Des particuliers équipés d’un ordinateur et payés à faire du traitement de texte, de la modération sur les réseaux sociaux ou du classement de factures pour le compte d’entreprises , faire de la traduction de documents dans d’autres langues, développer un logiciel pour une PME, etc: c’est le principe de l’économie de la prestation nouvelle génération, se faisant essentiellement par internet et payé à la tâche. L’Afrique a de quoi se faire une place de choix dans ce nouveau modèle notamment du fait du coût local de la main d’œuvre relativement faible.

On assiste ainsi depuis plusieurs années à l’apparition dans le monde et en Afrique en particulier d’initiatives et plateformes allant dans ce sens et couvrant toutes les variantes du micro-travail et du e-lancing (travail par internet). On peut citer notamment:

https://www.upwork.com/: qui est une plateforme internationale pour les travailleur indépendant (freelancer). Les entreprises ayant des missions ponctuelles viennent sur cette plateforme trouver des freelancers en même de les accomplir. Les compétences recherchées vont du développement logiciel, design graphique en passant par les compétences en traductions, comptabilité et finance, etc.

freelancer.com: Autre plateforme international dans la même logique que upwork.

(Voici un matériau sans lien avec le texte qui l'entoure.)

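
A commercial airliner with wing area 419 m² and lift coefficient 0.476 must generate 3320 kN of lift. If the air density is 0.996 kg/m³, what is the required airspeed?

L = ½ρv²S·CL ⇒ v = √(2L/(ρ·S·CL))
v = √(2 × 3.32×10^6 / (0.996 × 419 × 0.476)) = √33430 = 183 m/s

v = 183 m/s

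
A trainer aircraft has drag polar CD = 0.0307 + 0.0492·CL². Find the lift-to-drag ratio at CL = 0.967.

CD = 0.0307 + 0.0492 × 0.967² = 0.07671
L/D = CL/CD = 0.967 / 0.07671 = 12.6

L/D = 12.6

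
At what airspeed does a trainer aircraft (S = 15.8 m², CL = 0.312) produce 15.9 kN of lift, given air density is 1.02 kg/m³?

L = ½ρv²S·CL ⇒ v = √(2L/(ρ·S·CL))
v = √(2 × 15900 / (1.02 × 15.8 × 0.312)) = √6324 = 79.5 m/s

v = 79.5 m/s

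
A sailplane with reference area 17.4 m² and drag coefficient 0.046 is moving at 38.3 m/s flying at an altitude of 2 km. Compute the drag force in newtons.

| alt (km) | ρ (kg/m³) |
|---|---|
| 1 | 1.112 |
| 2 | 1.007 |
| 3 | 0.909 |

At 2 km, from the table: ρ = 1.007 kg/m³.
Dynamic pressure q = ½ρv² = ½ × 1.007 × 38.3² = 738.6 Pa.
D = q·S·CD = 738.6 × 17.4 × 0.046 = 591 N

D = 591 N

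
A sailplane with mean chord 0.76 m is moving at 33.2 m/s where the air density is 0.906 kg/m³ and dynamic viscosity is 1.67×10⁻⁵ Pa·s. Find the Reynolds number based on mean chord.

Re = 1.37×10^6

Re = ρ·v·c/μ = 0.906 × 33.2 × 0.76 / (1.67×10⁻⁵) = 1.37×10^6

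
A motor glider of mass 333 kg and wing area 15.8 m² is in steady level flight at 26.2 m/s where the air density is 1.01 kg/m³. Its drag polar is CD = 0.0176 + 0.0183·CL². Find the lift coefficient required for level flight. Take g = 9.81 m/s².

CL = 0.596

Level flight ⇒ L = W = m·g = 333 × 9.81 = 3266.7 N.
Dynamic pressure q = 0.5 × 1.01 × 26.2² = 346.7 Pa.
Required CL = L/(qS) = 3266.7/(346.7·15.8) = 0.5964.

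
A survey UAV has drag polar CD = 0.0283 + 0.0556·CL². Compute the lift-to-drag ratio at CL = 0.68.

CD = 0.0283 + 0.0556 × 0.68² = 0.05401
L/D = CL/CD = 0.68 / 0.05401 = 12.6

L/D = 12.6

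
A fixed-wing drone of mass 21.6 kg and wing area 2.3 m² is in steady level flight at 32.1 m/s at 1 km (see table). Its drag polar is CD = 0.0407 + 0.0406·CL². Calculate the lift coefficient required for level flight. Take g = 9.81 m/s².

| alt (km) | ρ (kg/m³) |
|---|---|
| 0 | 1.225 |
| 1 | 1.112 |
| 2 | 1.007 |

At 1 km, from the table: ρ = 1.112 kg/m³.
In steady level flight, lift balances weight: W = mg = 21.6 × 9.81 = 211.9 N.
Dynamic pressure q = 0.5 × 1.112 × 32.1² = 572.9 Pa.
CL = 2W/(ρv²S) = 2×211.9/(1.112×32.1²×2.3) = 0.1608.

CL = 0.161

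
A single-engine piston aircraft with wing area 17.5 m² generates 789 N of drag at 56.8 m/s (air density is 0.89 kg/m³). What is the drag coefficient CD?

CD = 0.0314

From D = ½ρv²S·CD, rearranging gives CD = 2D/(ρv²S).
CD = 2 × 789 / (0.89 × 56.8² × 17.5) = 0.0314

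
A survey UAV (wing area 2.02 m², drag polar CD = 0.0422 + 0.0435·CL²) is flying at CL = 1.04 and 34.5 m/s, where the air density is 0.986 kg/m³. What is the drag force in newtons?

CD = 0.0422 + 0.0435 × 1.04² = 0.08925
D = ½ρv²S·CD = ½ × 0.986 × 34.5² × 2.02 × 0.08925 = 106 N

D = 106 N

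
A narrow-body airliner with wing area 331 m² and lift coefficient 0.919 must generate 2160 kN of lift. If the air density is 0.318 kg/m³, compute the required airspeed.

L = ½ρv²S·CL ⇒ v = √(2L/(ρ·S·CL))
v = √(2 × 2.16×10^6 / (0.318 × 331 × 0.919)) = √44660 = 211 m/s

v = 211 m/s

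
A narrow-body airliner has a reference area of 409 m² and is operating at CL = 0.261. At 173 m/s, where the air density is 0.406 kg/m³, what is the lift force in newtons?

L = ½ρv²S·CL = ½ × 0.406 × 173² × 409 × 0.261 = 6.49×10^5 N ≈ 649 kN

L = 6.49×10^5 N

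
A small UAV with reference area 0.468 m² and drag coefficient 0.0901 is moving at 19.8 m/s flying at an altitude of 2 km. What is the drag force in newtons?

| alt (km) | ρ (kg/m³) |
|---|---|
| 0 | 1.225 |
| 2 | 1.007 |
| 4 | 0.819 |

At 2 km, from the table: ρ = 1.007 kg/m³.
D = ½ρv²S·CD = ½ × 1.007 × 19.8² × 0.468 × 0.0901 = 8.32 N

D = 8.32 N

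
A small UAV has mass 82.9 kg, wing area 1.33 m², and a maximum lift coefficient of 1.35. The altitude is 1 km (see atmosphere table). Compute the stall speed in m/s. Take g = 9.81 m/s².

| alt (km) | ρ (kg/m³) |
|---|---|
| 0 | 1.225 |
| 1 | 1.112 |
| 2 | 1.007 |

At 1 km, from the table: ρ = 1.112 kg/m³.
At stall, lift equals weight: L = W = m·g = 82.9 × 9.81 = 813.2 N.
V_stall = √(2W/(ρ·S·CL,max)) = √(2 × 813.2 / (1.112 × 1.33 × 1.35))
V_stall = √814.6 = 28.5 m/s

V_stall = 28.5 m/s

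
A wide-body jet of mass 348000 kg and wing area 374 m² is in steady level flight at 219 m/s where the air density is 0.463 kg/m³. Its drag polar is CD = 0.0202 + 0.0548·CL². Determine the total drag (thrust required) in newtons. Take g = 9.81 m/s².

Level flight ⇒ L = W = m·g = 348000 × 9.81 = 3.4139×10^6 N.
q = ½ρv² = ½ × 0.463 × 219² = 11100 Pa.
Required CL = L/(qS) = 3.4139×10^6/(11100·374) = 0.8221.
CD = 0.0202 + 0.0548 × 0.8221² = 0.05724.
D = q·S·CD = 11100 × 374 × 0.05724 = 2.377×10^5 N

D = 2.38×10^5 N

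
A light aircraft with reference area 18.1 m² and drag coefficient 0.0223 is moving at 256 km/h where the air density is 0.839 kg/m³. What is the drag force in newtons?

D = 856 N

Convert speed: v = 256 km/h ÷ 3.6 = 71.11 m/s.
D = ½ρv²S·CD = ½ × 0.839 × 71.11² × 18.1 × 0.0223 = 856 N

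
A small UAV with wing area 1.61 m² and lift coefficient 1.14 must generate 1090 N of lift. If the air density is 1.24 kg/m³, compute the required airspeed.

L = ½ρv²S·CL ⇒ v = √(2L/(ρ·S·CL))
v = √(2 × 1090 / (1.24 × 1.61 × 1.14)) = √957.9 = 30.9 m/s

v = 30.9 m/s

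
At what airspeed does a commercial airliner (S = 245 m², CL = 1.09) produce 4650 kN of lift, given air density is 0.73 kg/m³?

v = 218 m/s

L = ½ρv²S·CL ⇒ v = √(2L/(ρ·S·CL))
v = √(2 × 4.65×10^6 / (0.73 × 245 × 1.09)) = √47710 = 218 m/s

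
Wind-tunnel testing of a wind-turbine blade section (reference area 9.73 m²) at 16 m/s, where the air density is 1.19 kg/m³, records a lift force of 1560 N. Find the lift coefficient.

CL = 1.05

From L = ½ρv²S·CL, rearranging gives CL = 2L/(ρv²S).
CL = 2 × 1560 / (1.19 × 16² × 9.73) = 1.05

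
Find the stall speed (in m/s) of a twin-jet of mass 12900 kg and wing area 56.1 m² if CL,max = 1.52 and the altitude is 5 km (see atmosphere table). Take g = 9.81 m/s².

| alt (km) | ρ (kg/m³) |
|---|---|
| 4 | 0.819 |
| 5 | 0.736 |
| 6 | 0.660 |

At 5 km, from the table: ρ = 0.736 kg/m³.
Stall occurs when L = W at CL,max. W = mg = 12900 × 9.81 = 1.265×10^5 N.
V_stall = √(2W/(ρ·S·CL,max)) = √(2 × 1.265×10^5 / (0.736 × 56.1 × 1.52))
V_stall = √4033 = 63.5 m/s

V_stall = 63.5 m/s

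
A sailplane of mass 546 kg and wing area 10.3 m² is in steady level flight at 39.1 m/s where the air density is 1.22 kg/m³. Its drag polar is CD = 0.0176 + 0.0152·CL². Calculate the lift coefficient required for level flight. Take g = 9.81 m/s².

Weight W = mg = 546 × 9.81 = 5356.3 N; in level flight L = W.
q = ½ρv² = ½ × 1.22 × 39.1² = 932.6 Pa.
Required CL = L/(qS) = 5356.3/(932.6·10.3) = 0.5576.

CL = 0.558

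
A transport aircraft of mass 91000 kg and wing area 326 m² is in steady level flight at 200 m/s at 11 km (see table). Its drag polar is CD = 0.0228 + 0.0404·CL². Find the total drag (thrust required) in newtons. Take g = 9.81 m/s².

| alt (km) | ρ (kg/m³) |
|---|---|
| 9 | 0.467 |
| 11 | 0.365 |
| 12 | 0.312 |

D = 67800 N

At 11 km, from the table: ρ = 0.365 kg/m³.
Weight W = mg = 91000 × 9.81 = 8.9271×10^5 N; in level flight L = W.
Dynamic pressure q = 0.5 × 0.365 × 200² = 7300 Pa.
CL = 2W/(ρv²S) = 2×8.9271×10^5/(0.365×200²×326) = 0.3751.
CD = 0.0228 + 0.0404 × 0.3751² = 0.02848.
D = q·S·CD = 7300 × 326 × 0.02848 = 67790 N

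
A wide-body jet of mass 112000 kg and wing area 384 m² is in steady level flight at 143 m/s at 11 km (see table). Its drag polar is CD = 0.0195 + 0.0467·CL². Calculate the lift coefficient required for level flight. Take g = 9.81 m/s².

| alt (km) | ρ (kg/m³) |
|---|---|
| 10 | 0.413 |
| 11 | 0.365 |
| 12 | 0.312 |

CL = 0.767

At 11 km, from the table: ρ = 0.365 kg/m³.
Weight W = mg = 112000 × 9.81 = 1.0987×10^6 N; in level flight L = W.
Dynamic pressure q = 0.5 × 0.365 × 143² = 3732 Pa.
CL = W/(q·S) = 1.0987×10^6 / (3732 × 384) = 0.7667.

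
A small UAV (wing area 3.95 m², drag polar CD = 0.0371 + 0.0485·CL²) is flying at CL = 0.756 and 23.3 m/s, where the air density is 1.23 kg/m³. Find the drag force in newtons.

D = 85.5 N

CD = 0.0371 + 0.0485 × 0.756² = 0.06482
D = ½ρv²S·CD = ½ × 1.23 × 23.3² × 3.95 × 0.06482 = 85.5 N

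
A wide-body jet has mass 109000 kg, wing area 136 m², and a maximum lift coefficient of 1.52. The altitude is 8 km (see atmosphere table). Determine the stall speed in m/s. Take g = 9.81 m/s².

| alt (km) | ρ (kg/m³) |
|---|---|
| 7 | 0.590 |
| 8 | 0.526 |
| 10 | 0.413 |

V_stall = 140 m/s

At 8 km, from the table: ρ = 0.526 kg/m³.
Weight W = mg = 109000 × 9.81 = 1.069×10^6 N.
V_stall = √(2W/(ρ·S·CL,max)) = √(2 × 1.069×10^6 / (0.526 × 136 × 1.52))
V_stall = √19670 = 140 m/s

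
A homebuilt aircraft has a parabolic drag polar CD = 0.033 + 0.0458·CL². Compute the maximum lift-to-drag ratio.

For CD = CD0 + K·CL², (L/D)max occurs at CL* = √(CD0/K) and equals 1/(2√(K·CD0)).
(L/D)max = 1/(2√(0.0458 × 0.033)) = 1/(2 × 0.03888) = 12.9

(L/D)max = 12.9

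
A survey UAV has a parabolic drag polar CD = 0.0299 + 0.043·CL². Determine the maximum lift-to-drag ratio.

(L/D)max = 13.9

For CD = CD0 + K·CL², (L/D)max occurs at CL* = √(CD0/K) and equals 1/(2√(K·CD0)).
(L/D)max = 1/(2√(0.043 × 0.0299)) = 1/(2 × 0.03586) = 13.9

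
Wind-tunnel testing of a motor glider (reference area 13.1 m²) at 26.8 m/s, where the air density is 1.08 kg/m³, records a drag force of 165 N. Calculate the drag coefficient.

From D = ½ρv²S·CD, rearranging gives CD = 2D/(ρv²S).
CD = 2 × 165 / (1.08 × 26.8² × 13.1) = 0.0325

CD = 0.0325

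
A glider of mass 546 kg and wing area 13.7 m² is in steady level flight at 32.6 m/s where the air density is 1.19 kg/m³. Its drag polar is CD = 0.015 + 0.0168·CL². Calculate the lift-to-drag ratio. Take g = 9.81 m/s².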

http://www.trustin.io/: qui a pour vocation d’être une plateforme mettant en relation les entreprises voulant se lancer sur le continent Africain avec des talent locaux (pour la plupart les étudiants surtout ceux en fin d’étude sont visés mais que) qualifiés et motivés, de façon flexible et sans engagement. Les domaines visées sont notamment: Études et analyses de marché, Développement commercial et recherche de partenaires, Marketing et Communication, Administratif et Juridique, Finance et Comptabilité, Intelligence économique, audit industriel, étude environnementale, etc. Donc si vous avez des compétences dans ces domaines n’hésiter pas à aller sur la plateforme les faire valoir.

Naijacloud: une initiative impulsé par le gouvernement du Nigeria de mise en relation entre employeurs et micro-salariés numériques.

Amazon Mechanical Turk: plateforme de micro-travail du géant de l’e-commerce Amazon.

Isahit: plateforme bâtit sur  le modèle d’Amazon Mechanical Turk et visant particulièrement l’Afrique et son immense gisement de potentiel micro-travailleur. Lancé depuis bientôt 1 an, le  site revendique payer 20 dollars (18 euros) par jour pour sept heures de travail, et entend recruter 10 000 personnes à Dakar, Abidjan, Ouagadougou, Pointe-Noire et Yaoundé. Elle prétend ainsi se démarquer du géant Amazon dont les niveaux de rémunération sont jugées faible frisant même l’exploitation.

C’est vrai que le micro-travail n’est qu’une solution à court terme au problème à long terme que constitue le chômage (qui ne sera résolu de façon pérenne que par une industrialisation effective du continent) mais c’est elle constitue déjà une forme d’autonomisation de la jeunesse du continent Africain.